Memory model
Memory with provenance, scope, and a lifecycle.
Every record in UrBrain knows where it came from, which workspace can see it, and what state it is in. Retrieval composes those facts into a single answer that an agent can trust.
Scopes
UrBrain is multi-tenant on purpose. Memory belongs to an account, lives inside an organization, and is partitioned across workspaces that map to a product, a team, a customer engagement, or any other boundary the operator chooses to draw.

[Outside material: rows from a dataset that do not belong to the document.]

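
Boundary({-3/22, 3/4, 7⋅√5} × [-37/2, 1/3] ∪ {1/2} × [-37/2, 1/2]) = ({1/2} × [-37/2, 1/2]) ∪ ({-3/22, 3/4, 7⋅√5} × [-37/2, 1/3])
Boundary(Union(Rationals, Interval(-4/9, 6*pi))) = Union(Interval(-oo, -4/9), Interval(6*pi, oo))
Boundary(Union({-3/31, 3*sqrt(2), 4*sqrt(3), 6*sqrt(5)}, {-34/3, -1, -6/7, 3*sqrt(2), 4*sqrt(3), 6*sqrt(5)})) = {-34/3, -1, -6/7, -3/31, 3*sqrt(2), 4*sqrt(3), 6*sqrt(5)}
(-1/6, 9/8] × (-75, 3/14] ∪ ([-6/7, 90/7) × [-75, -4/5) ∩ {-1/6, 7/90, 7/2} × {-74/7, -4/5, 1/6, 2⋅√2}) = ({-1/6, 7/90, 7/2} × {-74/7}) ∪ ((-1/6, 9/8] × (-75, 3/14])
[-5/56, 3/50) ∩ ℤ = {0}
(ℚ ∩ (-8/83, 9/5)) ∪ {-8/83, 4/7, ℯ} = {-8/83, ℯ} ∪ (ℚ ∩ (-8/83, 9/5))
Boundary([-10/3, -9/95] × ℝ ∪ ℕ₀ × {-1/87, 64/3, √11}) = ({-10/3, -9/95} × ℝ) ∪ ((ℕ₀ \ (-10/3, -9/95)) × {-1/87, 64/3, √11})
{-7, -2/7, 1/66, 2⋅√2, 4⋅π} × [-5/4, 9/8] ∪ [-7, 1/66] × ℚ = ([-7, 1/66] × ℚ) ∪ ({-7, -2/7, 1/66, 2⋅√2, 4⋅π} × [-5/4, 9/8])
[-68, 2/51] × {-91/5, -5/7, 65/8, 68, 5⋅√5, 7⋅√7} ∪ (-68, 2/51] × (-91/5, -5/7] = ((-68, 2/51] × (-91/5, -5/7]) ∪ ([-68, 2/51] × {-91/5, -5/7, 65/8, 68, 5⋅√5, 7⋅√7})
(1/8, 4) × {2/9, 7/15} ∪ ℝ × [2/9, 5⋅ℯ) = ℝ × [2/9, 5⋅ℯ)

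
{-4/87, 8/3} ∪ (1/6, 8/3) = {-4/87} ∪ (1/6, 8/3]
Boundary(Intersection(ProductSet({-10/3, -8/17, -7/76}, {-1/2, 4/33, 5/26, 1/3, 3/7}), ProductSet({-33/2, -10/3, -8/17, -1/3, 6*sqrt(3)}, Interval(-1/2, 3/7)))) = ProductSet({-10/3, -8/17}, {-1/2, 4/33, 5/26, 1/3, 3/7})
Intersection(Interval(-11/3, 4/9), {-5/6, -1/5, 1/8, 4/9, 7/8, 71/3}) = {-5/6, -1/5, 1/8, 4/9}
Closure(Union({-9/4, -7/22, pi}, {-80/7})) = {-80/7, -9/4, -7/22, pi}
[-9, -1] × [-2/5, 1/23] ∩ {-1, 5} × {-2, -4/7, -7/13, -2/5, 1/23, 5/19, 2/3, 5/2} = {-1} × {-2/5, 1/23}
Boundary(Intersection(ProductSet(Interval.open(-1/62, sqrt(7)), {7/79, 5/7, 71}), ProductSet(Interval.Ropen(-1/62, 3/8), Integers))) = ProductSet(Interval(-1/62, 3/8), {71})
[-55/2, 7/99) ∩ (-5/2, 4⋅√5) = (-5/2, 7/99)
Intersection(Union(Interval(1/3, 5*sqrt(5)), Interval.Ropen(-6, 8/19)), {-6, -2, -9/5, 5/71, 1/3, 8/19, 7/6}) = {-6, -2, -9/5, 5/71, 1/3, 8/19, 7/6}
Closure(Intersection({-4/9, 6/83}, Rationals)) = {-4/9, 6/83}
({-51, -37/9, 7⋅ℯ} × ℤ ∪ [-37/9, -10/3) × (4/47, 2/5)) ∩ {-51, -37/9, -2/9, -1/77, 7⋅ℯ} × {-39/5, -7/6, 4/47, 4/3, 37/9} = ∅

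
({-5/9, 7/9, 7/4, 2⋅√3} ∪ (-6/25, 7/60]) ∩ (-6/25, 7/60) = (-6/25, 7/60)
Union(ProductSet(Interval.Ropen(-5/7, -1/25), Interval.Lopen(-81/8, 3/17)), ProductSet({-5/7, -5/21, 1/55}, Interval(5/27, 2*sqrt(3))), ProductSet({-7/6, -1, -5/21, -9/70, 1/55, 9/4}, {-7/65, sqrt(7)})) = Union(ProductSet({-5/7, -5/21, 1/55}, Interval(5/27, 2*sqrt(3))), ProductSet({-7/6, -1, -5/21, -9/70, 1/55, 9/4}, {-7/65, sqrt(7)}), ProductSet(Interval.Ropen(-5/7, -1/25), Interval.Lopen(-81/8, 3/17)))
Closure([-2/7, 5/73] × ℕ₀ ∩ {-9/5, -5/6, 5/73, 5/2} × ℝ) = {5/73} × ℕ₀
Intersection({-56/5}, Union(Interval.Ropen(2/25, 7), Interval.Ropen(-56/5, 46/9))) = {-56/5}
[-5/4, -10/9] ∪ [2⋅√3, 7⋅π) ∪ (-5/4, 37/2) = [-5/4, 7⋅π)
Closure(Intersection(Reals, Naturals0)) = Naturals0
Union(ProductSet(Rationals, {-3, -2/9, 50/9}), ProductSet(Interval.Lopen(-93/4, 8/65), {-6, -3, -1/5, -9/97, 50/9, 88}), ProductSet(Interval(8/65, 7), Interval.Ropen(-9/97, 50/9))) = Union(ProductSet(Interval.Lopen(-93/4, 8/65), {-6, -3, -1/5, -9/97, 50/9, 88}), ProductSet(Interval(8/65, 7), Interval.Ropen(-9/97, 50/9)), ProductSet(Rationals, {-3, -2/9, 50/9}))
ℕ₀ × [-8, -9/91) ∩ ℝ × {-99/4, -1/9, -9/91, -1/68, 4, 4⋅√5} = ℕ₀ × {-1/9}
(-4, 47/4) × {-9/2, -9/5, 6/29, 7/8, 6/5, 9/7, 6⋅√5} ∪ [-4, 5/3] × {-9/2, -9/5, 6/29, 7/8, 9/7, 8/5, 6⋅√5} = ([-4, 5/3] × {-9/2, -9/5, 6/29, 7/8, 9/7, 8/5, 6⋅√5}) ∪ ((-4, 47/4) × {-9/2, -9/5, 6/29, 7/8, 6/5, 9/7, 6⋅√5})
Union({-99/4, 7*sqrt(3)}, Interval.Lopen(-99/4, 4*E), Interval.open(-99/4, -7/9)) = Union({7*sqrt(3)}, Interval(-99/4, 4*E))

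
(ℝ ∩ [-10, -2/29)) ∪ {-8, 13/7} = [-10, -2/29) ∪ {13/7}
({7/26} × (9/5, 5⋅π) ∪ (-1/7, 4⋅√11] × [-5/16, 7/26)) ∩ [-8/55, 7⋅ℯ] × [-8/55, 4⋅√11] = ({7/26} × (9/5, 4⋅√11]) ∪ ((-1/7, 4⋅√11] × [-8/55, 7/26))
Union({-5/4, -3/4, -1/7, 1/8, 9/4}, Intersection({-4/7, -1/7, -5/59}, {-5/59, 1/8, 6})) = {-5/4, -3/4, -1/7, -5/59, 1/8, 9/4}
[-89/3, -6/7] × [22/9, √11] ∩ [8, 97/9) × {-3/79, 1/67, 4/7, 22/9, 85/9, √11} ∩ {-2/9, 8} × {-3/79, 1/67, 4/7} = ∅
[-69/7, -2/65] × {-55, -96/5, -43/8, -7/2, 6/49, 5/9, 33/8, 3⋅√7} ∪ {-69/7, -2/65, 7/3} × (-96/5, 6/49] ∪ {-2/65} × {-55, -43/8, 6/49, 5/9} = ({-69/7, -2/65, 7/3} × (-96/5, 6/49]) ∪ ([-69/7, -2/65] × {-55, -96/5, -43/8, -7/2, 6/49, 5/9, 33/8, 3⋅√7})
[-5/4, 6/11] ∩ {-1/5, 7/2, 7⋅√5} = {-1/5}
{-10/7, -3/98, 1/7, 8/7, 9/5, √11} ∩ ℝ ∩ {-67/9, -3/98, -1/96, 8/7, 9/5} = {-3/98, 8/7, 9/5}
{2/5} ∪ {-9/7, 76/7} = {-9/7, 2/5, 76/7}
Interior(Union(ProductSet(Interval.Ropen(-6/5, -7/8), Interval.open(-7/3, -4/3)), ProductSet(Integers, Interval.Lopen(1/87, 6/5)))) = ProductSet(Union(Complement(Interval.open(-6/5, -7/8), Integers), Interval.open(-6/5, -7/8)), Interval.open(-7/3, -4/3))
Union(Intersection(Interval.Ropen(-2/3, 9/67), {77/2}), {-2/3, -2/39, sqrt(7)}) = {-2/3, -2/39, sqrt(7)}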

Workspace scope is part of the data model, not a filter applied at
the edge. Object paths in storage are references, never authorization
boundaries. When an agent calls search_memory, the
service resolves the caller's account, workspace, and any agent or
actor scoping before it reaches the index. A query that names a
document the workspace cannot see returns nothing — there is no path
that walks past that check.
Source identity is first class
Memories carry three columns that travel with them through every ingest, embed, retrieve, and tombstone path:
source_system— the system that produced the memory (for example,structuredmerge, a connector name, or an agent runtime).source_ref— the stable external ID for the chunk, document, transcript event, or artifact.source_hash— the content hash that lets the importer skip unchanged work and detect supersession without reprocessing an entire corpus.
That triplet makes ingestion idempotent, makes deletes propagate, and makes audit, replay, and export tractable instead of forensic.
Lifecycle states
A memory progresses through explicit states rather than disappearing silently into a vector store. The states are part of the public contract for retrieval and audit:
- Active — currently retrievable. The default state for newly imported chunks and authored notes.
- Superseded — replaced by a newer version of the same source. Kept for audit and replay; excluded from default retrieval.
- Archived — intentionally retired by a workspace operator. Recoverable, but not surfaced.
- Tombstoned — explicitly removed because the underlying source chunk no longer exists, propagated from a StructuredMerge delete artifact or an authored deletion.
Retrieval
Retrieval combines vector similarity, lexical matching, and structural filters. Embeddings live in pgvector with cosine distance and HNSW indexing. Lexical recall comes from PostgreSQL trigram lookup over the same memories. The two ranked lists are fused with reciprocal rank fusion, then filtered by workspace, memory type, lifecycle state, and any caller-supplied scopes before results are returned.
Because the index lives next to the policy in the same database, retrieval queries can join across them without crossing a service boundary. That keeps the latency budget honest and keeps permission checks from being bolted on after the fact.
Memory types
Memory in UrBrain is heterogeneous. The schema separates explicit authored notes from chunks promoted out of source documents and from events captured by runtime adapters, so retrieval can ask for "what a teammate wrote about onboarding" without competing with every automated ingest in the workspace.
- Explicit memory written by a user or agent through MCP
remember. - Artifact chunks promoted from source documents through the StructuredMerge ingest path.
- Observed events captured by runtime adapters as durable provenance for what an agent did and saw.
- Authored overlays for human-written context that should rank above derived material.